Saturday, September 23, 2023

Thoughts on a Saturday Morning

It's been a while since I've written.  I'm too exhausted most of the time to do much of anything once I'm finished with work and house or yard stuff.  I miss writing, though, so I'm taking time this morning to put some thoughts down.

I haven't written anything about going back to work.  I'm not sure why.  It was a huge change in my life for sure.  That whole time was pretty overwhelming, so maybe I just didn't have the words.  I do now.

When it became clear that I needed to find a job, I wasn't sure where to even look.  I had been out of the workforce for so many years that I was pretty sure I would be stuck with retail or something similar.  I was sitting on the patio checking email one day when I got a blast email from Holy Cross that they were looking for a theology teacher and campus minister.  The thought crossed my mind that I could do that.  I had worked with kids and ministry all my life.  I used to teach.  I thought about it for a hot minute and then moved on.  The next day, I saw the same notice on Holy Cross's Facebook page.  I got that nagging feeling in the back of my mind like I do that this was something I needed to pay attention to, but again, I scrolled on.  Not long after that, I got another notice about it.  I can't remember now if it was an email, or it came up on Facebook again.  This time, I thought, "Okay, God.  I hear you."

I reached out to my high school friend, Susan, who works there and asked about it.  She was so supportive and encouraged me to apply.  Kirk helped me get my CV together, and I emailed it in on a Monday.  That night, the principal called me to see if I would come in for an interview on Wednesday.  I did, and by the following Monday, I had the job.  I would be the senior theology teacher for Catholic Social Teaching, have a class of sophomores for Paschal Mystery/Church History, and shadow to be the next campus minister.  It was so fast, I didn't even have time to think, but when I did, I panicked.  Holy crap!  I hadn't been in a classroom for years!  The last time I taught, I used an overhead projector.  I was so scared of the technology piece I almost shut down.  The curriculum was a breeze, but my tablet sent me into a tizzy. But there I was, going back into the classroom where I knew I belonged.

It was a rough start.  OneNote.  Teams.  Online learning for kids who had Covid.  Masking up every day.  Creating content.  It was a s t r u g g l e.  I was blessed to have a great principal who sat with me and walked me through how to use the gradebook.  How to make a seating chart.  How to do lunch count.  Our IT guy is a SAINT on earth.  He was so patient with me and worked with me without any sighs or eye rolls.  I learned stuff.  I created lessons.  I had success.  I failed a lot.  My brain was exhausted all of the time.  I slept in my room during planning periods.  I loved, loved, loved my students...Well, most of them anyway!  Lol!  

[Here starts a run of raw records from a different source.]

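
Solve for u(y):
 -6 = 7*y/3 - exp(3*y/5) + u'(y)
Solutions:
 u(y) = C1 - 7*y^2/6 - 6*y + 5*exp(3*y/5)/3


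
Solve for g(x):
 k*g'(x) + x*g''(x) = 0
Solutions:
 g(x) = C1 + x^(1 - re(k))*(C2*sin(log(x)*Abs(im(k))) + C3*cos(log(x)*im(k)))


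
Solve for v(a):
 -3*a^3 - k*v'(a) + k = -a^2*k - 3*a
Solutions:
 v(a) = C1 - 3*a^4/(4*k) + a^3/3 + 3*a^2/(2*k) + a


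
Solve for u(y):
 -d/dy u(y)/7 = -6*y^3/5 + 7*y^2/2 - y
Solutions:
 u(y) = C1 + 21*y^4/10 - 49*y^3/6 + 7*y^2/2


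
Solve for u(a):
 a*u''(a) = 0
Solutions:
 u(a) = C1 + C2*a


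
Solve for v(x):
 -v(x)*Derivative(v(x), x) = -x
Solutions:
 v(x) = -sqrt(C1 + x^2)
 v(x) = sqrt(C1 + x^2)


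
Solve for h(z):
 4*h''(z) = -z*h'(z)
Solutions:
 h(z) = C1 + C2*erf(sqrt(2)*z/4)


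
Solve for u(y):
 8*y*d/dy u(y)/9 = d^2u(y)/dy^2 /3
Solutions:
 u(y) = C1 + C2*erfi(2*sqrt(3)*y/3)


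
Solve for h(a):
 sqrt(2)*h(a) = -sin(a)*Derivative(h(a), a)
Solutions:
 h(a) = C1*(cos(a) + 1)^(sqrt(2)/2)/(cos(a) - 1)^(sqrt(2)/2)


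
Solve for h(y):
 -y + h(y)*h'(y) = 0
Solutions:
 h(y) = -sqrt(C1 + y^2)
 h(y) = sqrt(C1 + y^2)


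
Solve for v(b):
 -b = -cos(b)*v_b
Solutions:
 v(b) = C1 + Integral(b/cos(b), b)


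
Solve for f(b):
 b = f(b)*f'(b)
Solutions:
 f(b) = -sqrt(C1 + b^2)
 f(b) = sqrt(C1 + b^2)


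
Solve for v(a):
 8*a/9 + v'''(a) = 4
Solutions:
 v(a) = C1 + C2*a + C3*a^2 - a^4/27 + 2*a^3/3


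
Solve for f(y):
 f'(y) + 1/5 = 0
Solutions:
 f(y) = C1 - y/5


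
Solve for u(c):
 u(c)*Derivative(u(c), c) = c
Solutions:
 u(c) = -sqrt(C1 + c^2)
 u(c) = sqrt(C1 + c^2)


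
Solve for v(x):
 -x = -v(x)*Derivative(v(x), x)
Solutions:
 v(x) = -sqrt(C1 + x^2)
 v(x) = sqrt(C1 + x^2)


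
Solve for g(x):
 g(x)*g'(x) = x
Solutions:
 g(x) = -sqrt(C1 + x^2)
 g(x) = sqrt(C1 + x^2)


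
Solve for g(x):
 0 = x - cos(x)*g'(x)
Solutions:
 g(x) = C1 + Integral(x/cos(x), x)


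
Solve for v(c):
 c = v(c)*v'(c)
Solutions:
 v(c) = -sqrt(C1 + c^2)
 v(c) = sqrt(C1 + c^2)


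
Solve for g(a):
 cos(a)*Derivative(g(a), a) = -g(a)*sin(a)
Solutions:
 g(a) = C1*cos(a)


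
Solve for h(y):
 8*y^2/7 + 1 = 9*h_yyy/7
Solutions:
 h(y) = C1 + C2*y + C3*y^2 + 2*y^5/135 + 7*y^3/54


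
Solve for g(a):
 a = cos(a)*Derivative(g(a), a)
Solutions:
 g(a) = C1 + Integral(a/cos(a), a)


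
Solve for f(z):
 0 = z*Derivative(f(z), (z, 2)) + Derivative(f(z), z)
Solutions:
 f(z) = C1 + C2*log(z)


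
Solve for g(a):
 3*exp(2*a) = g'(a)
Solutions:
 g(a) = C1 + 3*exp(2*a)/2


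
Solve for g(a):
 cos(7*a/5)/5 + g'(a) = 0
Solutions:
 g(a) = C1 - sin(7*a/5)/7


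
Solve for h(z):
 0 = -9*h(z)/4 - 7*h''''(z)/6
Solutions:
 h(z) = (C1*sin(2^(1/4)*21^(3/4)*z/14) + C2*cos(2^(1/4)*21^(3/4)*z/14))*exp(-2^(1/4)*21^(3/4)*z/14) + (C3*sin(2^(1/4)*21^(3/4)*z/14) + C4*cos(2^(1/4)*21^(3/4)*z/14))*exp(2^(1/4)*21^(3/4)*z/14)


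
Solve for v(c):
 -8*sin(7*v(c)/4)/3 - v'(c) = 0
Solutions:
 8*c/3 + 2*log(cos(7*v(c)/4) - 1)/7 - 2*log(cos(7*v(c)/4) + 1)/7 = C1


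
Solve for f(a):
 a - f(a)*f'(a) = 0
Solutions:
 f(a) = -sqrt(C1 + a^2)
 f(a) = sqrt(C1 + a^2)


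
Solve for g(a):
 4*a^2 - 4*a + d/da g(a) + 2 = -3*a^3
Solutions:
 g(a) = C1 - 3*a^4/4 - 4*a^3/3 + 2*a^2 - 2*a


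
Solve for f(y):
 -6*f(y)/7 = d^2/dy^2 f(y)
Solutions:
 f(y) = C1*sin(sqrt(42)*y/7) + C2*cos(sqrt(42)*y/7)


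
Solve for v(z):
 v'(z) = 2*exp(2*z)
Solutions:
 v(z) = C1 + exp(2*z)


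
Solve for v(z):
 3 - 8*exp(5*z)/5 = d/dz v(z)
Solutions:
 v(z) = C1 + 3*z - 8*exp(5*z)/25


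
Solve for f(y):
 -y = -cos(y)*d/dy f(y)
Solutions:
 f(y) = C1 + Integral(y/cos(y), y)


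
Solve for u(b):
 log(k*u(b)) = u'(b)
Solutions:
 li(k*u(b))/k = C1 + b


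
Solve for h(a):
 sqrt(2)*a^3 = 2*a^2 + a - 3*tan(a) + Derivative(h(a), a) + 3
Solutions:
 h(a) = C1 + sqrt(2)*a^4/4 - 2*a^3/3 - a^2/2 - 3*a - 3*log(cos(a))


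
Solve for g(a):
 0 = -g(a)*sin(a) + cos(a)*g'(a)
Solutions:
 g(a) = C1/cos(a)


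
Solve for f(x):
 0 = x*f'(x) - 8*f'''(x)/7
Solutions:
 f(x) = C1 + Integral(C2*airyai(7^(1/3)*x/2) + C3*airybi(7^(1/3)*x/2), x)


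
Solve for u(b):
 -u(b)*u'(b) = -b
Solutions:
 u(b) = -sqrt(C1 + b^2)
 u(b) = sqrt(C1 + b^2)


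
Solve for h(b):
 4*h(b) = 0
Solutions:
 h(b) = 0


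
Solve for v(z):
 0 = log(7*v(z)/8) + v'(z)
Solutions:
 -Integral(1/(-log(_y) - log(7) + 3*log(2)), (_y, v(z))) = C1 - z


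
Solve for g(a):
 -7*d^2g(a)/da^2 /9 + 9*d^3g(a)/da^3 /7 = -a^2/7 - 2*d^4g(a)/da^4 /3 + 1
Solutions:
 g(a) = C1 + C2*a + C3*exp(a*(-81 + sqrt(14793))/84) + C4*exp(-a*(81 + sqrt(14793))/84) + 3*a^4/196 + 243*a^3/2401 + 3879*a^2/235298


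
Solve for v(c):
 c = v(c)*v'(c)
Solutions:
 v(c) = -sqrt(C1 + c^2)
 v(c) = sqrt(C1 + c^2)


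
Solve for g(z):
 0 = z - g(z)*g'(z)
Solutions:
 g(z) = -sqrt(C1 + z^2)
 g(z) = sqrt(C1 + z^2)


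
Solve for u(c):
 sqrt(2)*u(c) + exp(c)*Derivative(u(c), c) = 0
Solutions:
 u(c) = C1*exp(sqrt(2)*exp(-c))


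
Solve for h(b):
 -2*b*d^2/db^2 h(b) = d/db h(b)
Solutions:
 h(b) = C1 + C2*sqrt(b)


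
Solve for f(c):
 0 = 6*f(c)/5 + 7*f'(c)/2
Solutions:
 f(c) = C1*exp(-12*c/35)


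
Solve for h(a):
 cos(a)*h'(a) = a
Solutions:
 h(a) = C1 + Integral(a/cos(a), a)


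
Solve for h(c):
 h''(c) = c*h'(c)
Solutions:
 h(c) = C1 + C2*erfi(sqrt(2)*c/2)


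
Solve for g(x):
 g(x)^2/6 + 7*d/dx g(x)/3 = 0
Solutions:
 g(x) = 14/(C1 + x)


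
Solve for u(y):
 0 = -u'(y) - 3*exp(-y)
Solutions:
 u(y) = C1 + 3*exp(-y)


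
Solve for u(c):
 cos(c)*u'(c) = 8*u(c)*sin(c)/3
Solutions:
 u(c) = C1/cos(c)^(8/3)


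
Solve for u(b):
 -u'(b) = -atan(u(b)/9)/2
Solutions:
 Integral(1/atan(_y/9), (_y, u(b))) = C1 + b/2


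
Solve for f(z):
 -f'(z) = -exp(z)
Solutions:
 f(z) = C1 + exp(z)


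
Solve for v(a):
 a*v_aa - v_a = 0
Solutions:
 v(a) = C1 + C2*a^2


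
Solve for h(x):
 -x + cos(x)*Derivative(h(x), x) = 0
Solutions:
 h(x) = C1 + Integral(x/cos(x), x)


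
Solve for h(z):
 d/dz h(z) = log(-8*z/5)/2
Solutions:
 h(z) = C1 + z*log(-z)/2 + z*(-log(5) - 1 + 3*log(2))/2


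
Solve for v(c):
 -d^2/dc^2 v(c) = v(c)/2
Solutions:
 v(c) = C1*sin(sqrt(2)*c/2) + C2*cos(sqrt(2)*c/2)


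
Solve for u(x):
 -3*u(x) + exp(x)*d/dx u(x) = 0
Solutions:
 u(x) = C1*exp(-3*exp(-x))


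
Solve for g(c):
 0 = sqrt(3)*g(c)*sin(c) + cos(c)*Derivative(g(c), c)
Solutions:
 g(c) = C1*cos(c)^(sqrt(3))


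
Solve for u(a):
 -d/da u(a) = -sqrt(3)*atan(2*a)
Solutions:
 u(a) = C1 + sqrt(3)*(a*atan(2*a) - log(4*a^2 + 1)/4)


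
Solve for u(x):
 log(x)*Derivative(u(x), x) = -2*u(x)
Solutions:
 u(x) = C1*exp(-2*li(x))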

I loved my job, but I felt like an imposter.  How could I possibly be doing this?  I kept waiting for someone to see that I really didn't know what I was doing but I kept getting good reviews on my observations.  I got kuddos from my principal, constant reassurance that I was doing a great job.  Eventually, I began to believe in myself.

Part of me felt really angry that I was back at work, that my life was upended without my consent. I didn't want Kirk to know I was happy at what I was doing.  Part of me felt like this job, if I had to work, was my consolation prize from God.  That if I had to work, then I was going to be able to do something that I loved, and it gave me the chance to be creative and have fun and have time off to nurture my soul. It took me a long time to let go of the anger and just enjoy being at work.

I still feel like an imposter.  I still have some resentment for having to go back to work without my consent.  It's not as strong as it was, and that's good.  I often ask myself if I won the lottery would I still get up at 5:45 every morning and go teach a bunch of teenagers.  I think yeah.  I'm pretty sure God put me here for a reason.  I love what I do, and I'm not done yet.